French MP abandons bid to ban bullfighting

A bid to ban bullfighting in France has been abandoned, to the relief of lovers of the traditional blood sport and dismay for animal rights' activists.

French MP abandons bid to ban bullfighting

The 577-seat National Assembly had looked set to vote on draft legislation that would have made the practice illegal.

But the MP behind the bill withdrew it after lawmakers filed more than 500 amendments, many of them designed to take up parliamentary time and obstruct the vote.

“I’m so sorry,” Aymeric Caron, a La France insoumise (LFI) MP and animal rights’ campaigner, told the national assembly as he announced the decision in raucous and bad-tempered scenes.

Though public opinion is firmly in favour of outlawing the practice, the bill had already been expected to be rejected by a majority of lawmakers who
are wary about stirring up the bullfighting heartlands in the south of the country.

“We need to go towards a conciliation, an exchange,” President Emmanuel Macron said on Wednesday, adding that he did not expect the draft law to pass. “From where I am sitting, this is not a current priority.”

His government has urged members of the ruling centrist coalition not to support the text from the opposition LFI, even though many members are known to personally favour it.

During a first debate of the parliament’s law commission last week, a majority voted against the proposal by Caron, who denounced the “barbarism” of a tradition that was imported from Spain in the 1850s.

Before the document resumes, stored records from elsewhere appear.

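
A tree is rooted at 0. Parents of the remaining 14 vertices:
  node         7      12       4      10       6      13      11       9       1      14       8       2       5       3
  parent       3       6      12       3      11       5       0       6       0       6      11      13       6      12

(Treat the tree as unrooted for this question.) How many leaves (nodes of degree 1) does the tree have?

Degree-1 nodes: 1, 2, 4, 7, 8, 9, 10, 14 — 8 of them.

8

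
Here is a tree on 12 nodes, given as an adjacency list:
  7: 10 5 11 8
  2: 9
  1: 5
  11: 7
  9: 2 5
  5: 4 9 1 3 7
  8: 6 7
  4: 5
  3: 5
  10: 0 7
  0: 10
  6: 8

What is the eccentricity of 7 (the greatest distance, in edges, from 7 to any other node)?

The node farthest from 7 is 2, via 7 – 5 – 9 – 2 — 3 edges.

3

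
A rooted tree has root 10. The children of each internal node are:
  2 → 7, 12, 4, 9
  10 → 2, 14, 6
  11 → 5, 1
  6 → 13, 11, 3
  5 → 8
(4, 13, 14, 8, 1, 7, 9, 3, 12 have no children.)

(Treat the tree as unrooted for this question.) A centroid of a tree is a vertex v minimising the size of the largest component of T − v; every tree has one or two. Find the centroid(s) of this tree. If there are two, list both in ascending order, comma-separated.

6, 10

Delete 10: the remaining components have sizes 7, 5, 1. Max 7 ≤ 7, so 10 is a centroid.
6 is adjacent to 10 and is also a centroid (the largest component after removing it is likewise 7).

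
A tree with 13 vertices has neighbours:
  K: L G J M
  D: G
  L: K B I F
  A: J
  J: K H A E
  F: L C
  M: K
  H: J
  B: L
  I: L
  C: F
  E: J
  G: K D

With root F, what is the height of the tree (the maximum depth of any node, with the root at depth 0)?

A deepest node is A, reached by F → L → K → J → A.
That path has 4 edges, so the height is 4.

4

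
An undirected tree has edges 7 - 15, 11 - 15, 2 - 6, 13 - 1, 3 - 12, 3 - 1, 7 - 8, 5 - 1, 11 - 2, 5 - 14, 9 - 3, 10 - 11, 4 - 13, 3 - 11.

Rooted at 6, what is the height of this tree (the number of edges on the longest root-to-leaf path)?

6

14 sits deepest: 6–2–11–3–1–5–14 — 6 edges from the root.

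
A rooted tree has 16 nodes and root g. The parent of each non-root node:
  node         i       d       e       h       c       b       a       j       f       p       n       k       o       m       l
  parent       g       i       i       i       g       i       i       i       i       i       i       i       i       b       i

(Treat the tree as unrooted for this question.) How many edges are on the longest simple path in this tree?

4

A longest path is c - g - i - b - m, with 4 edges.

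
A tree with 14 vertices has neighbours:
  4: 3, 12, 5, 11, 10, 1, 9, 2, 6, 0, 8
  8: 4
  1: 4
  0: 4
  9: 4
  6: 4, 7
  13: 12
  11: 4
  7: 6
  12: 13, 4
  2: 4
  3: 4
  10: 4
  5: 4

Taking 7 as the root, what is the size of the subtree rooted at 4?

The subtree rooted at 4 contains: 4, 12, 2, 11, 9, 10, 0, 5, 3, 1, 8, 13 — 12 nodes.

12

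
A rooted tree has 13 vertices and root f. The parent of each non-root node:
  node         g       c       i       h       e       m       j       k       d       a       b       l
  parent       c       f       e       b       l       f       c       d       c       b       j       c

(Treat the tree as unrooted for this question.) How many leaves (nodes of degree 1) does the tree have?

Exactly 6 nodes have a single neighbour: a, g, h, i, k, m.

6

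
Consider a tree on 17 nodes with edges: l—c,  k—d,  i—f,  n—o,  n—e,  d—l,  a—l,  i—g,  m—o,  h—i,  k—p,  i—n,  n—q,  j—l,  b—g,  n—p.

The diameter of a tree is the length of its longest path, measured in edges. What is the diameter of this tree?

A longest path is b – g – i – n – p – k – d – l – c, with 8 edges.

8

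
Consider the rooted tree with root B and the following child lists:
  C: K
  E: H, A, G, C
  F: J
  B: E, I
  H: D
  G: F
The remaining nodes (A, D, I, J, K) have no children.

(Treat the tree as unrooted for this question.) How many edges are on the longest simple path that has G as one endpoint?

3

A farthest node from G is I (K, D also at distance 3).
The path G-E-B-I has 3 edges.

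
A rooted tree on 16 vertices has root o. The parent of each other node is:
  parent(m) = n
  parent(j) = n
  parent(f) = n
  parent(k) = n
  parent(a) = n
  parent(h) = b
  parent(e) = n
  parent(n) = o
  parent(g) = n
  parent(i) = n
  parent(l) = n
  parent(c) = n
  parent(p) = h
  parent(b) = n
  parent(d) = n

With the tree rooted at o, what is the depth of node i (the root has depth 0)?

Climbing from i to the root: i–n–o. That's 2 steps.

2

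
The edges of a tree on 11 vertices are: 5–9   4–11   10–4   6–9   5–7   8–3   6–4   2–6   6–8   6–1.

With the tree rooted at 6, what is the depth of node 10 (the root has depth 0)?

Climbing from 10 to the root: 10 – 4 – 6. That's 2 steps.

2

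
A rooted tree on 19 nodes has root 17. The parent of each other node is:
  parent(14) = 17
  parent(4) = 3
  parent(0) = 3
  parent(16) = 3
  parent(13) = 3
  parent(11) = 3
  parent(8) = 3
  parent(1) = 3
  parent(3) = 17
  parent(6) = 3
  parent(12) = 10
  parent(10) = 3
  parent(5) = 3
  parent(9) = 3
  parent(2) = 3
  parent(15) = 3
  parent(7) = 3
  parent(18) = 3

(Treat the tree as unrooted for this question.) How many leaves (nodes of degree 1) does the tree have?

16

Exactly 16 nodes have a single neighbour: 0, 1, 2, 4, 5, 6, 7, 8, 9, 11, 12, 13, 14, 15, 16, 18.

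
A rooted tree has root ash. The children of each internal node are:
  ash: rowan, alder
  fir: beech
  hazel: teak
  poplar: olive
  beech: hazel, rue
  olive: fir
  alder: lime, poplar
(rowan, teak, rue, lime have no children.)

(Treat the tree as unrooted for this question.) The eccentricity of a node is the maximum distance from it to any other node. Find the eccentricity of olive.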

“Caron has antagonised people instead of trying to smooth it over,” a lawmaker from Macron’s party told AFP on condition of anonymity.

The bill proposed modifying an existing law penalising animal cruelty to remove exemptions for bullfights that can be shown to be “uninterrupted local
traditions”.

These are granted in towns such as Bayonne and Mont-de-Marsan in south west France and along the Mediterranean coast including Arles, Beziers and Nîmes.

Around 1,000 bulls are killed each year in France, according to the Observatoire National des Cultures Taurines.

READ ALSO EXPLAINED: Could bullfighting finally be banned in France?

Many so-called “bull towns” depend on the shows for tourism and see the culture of bull-breeding and the spectacle of the fight as part of their way of life – idolised by artists from Ernest Hemingway to Pablo Picasso.

They organised demonstrations last Saturday, while animal rights protesters gathered in Paris – highlighting the north-south and rural-versus-Paris divide at the heart of the debate.

“Caron, in a very moralising tone, wants to explain to us, from Paris, what is good or bad in the south,” the mayor of Mont-de-Marsan, Charles Dayot, told AFP recently.

Other defenders of “la Corrida” in France view the focus on the sport as hypocritical when factory farms and industrial slaughter houses are overlooked.

“These animals die too and we don’t talk enough about it,” said Dalia Navarro, who formed the pro-bullfighting group Les Andalouses in southern Arles.

Modern society “has more and more difficulty in accepting seeing death. But la Corrida tackles death, which is often a taboo subject,” she told AFP.

Previous judicial attempts to outlaw bullfighting have repeatedly failed, with courts routinely rejecting lawsuits lodged by animal rights activists, most recently in July 2021 in Nîmes.

The debate in France about the ethics of killing animals for entertainment is echoed in other countries with bullfighting histories, including Spain and Portugal as well as Mexico, Colombia and Venezuela.

In June, a judge in Mexico City ordered an indefinite suspension of bullfighting in the capital’s historic bullring, the largest in the world.

The first bullfight took place in France in 1853 in Bayonne to honour Eugenie de Montijo, the Spanish wife of Napoleon III.